Contact Lens Solution and Lessons in Communication

I always forget one thing when I travel.  Just one, and never the same one.

This time, it was my toiletry bag.

I had been invited to spend the weekend with friends for the impending snowstorm, which would dump 2.5 feet on us over the next 48 hours.  The first day ended and i discovered I had no way to preserve my contact lenses overnight.  No one else in the house wore them, so we ended up boiling some water, adding table salt, and finding a bowl into which I put my contacts and homemade saline solution, praying the internet was wrong about amoebas in the water that would get on your contacts and eat your brain.

Snowstorms and amoebas.

The next morning, I asked my friend to ask his neighbors for contact lens solution.  He said he would, but was in the middle of some other things.  Time went by, I asked again, he heard, still kept working on the stuff he was busy with.  I was frustrated.  Then a thought: He doesn't know that I can only see six inches in front of me.  Fear of brain-eating amoebas had kept me from putting my contacts in, so I had remained incredibly nearsighted all morning.  I mentioned again that I needed contact lens solution, this time explaining my nearsightedness.  he heard and began the process of going to the neighbor's house.
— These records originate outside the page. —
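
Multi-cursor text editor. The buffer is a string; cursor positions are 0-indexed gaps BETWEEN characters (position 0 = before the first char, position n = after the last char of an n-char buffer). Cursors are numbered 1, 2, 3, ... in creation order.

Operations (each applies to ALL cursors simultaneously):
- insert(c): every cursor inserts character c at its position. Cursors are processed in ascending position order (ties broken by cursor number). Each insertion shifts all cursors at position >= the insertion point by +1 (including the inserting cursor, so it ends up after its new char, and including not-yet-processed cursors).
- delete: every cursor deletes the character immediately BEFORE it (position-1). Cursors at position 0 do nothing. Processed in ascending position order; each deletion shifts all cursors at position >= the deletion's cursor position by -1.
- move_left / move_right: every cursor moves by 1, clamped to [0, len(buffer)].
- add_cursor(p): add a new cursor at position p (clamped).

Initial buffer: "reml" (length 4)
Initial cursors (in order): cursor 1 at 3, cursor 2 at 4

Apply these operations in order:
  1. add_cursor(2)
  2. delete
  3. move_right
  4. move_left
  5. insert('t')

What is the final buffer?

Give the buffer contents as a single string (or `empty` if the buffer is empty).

Answer: tttr

Derivation:
After op 1 (add_cursor(2)): buffer="reml" (len 4), cursors c3@2 c1@3 c2@4, authorship ....
After op 2 (delete): buffer="r" (len 1), cursors c1@1 c2@1 c3@1, authorship .
After op 3 (move_right): buffer="r" (len 1), cursors c1@1 c2@1 c3@1, authorship .
After op 4 (move_left): buffer="r" (len 1), cursors c1@0 c2@0 c3@0, authorship .
After op 5 (insert('t')): buffer="tttr" (len 4), cursors c1@3 c2@3 c3@3, authorship 123.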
Then another thought came: Why are you making it his responsibility to get you contact lens solution?  Do it yourself, you're not six.  I got my act together, trudged through the snow, knocked on a door, and got a travel-size solution bottle.

I was nearsighted that morning in more ways than one.  And I came away with the revelation that asking these two questions of myself will prevent many conflicts and misunderstandings in the future:

  • Have I fully communicated my needs to this person?
  • Am I asking this person to do something that is actually my responsibility?

Next time you get frustrated with someone, step back and examine yourself.  Because maybe you are the one who needs to shift your thinking. Deal first with your nearsightedness. Only after that can you help another person to see better themselves.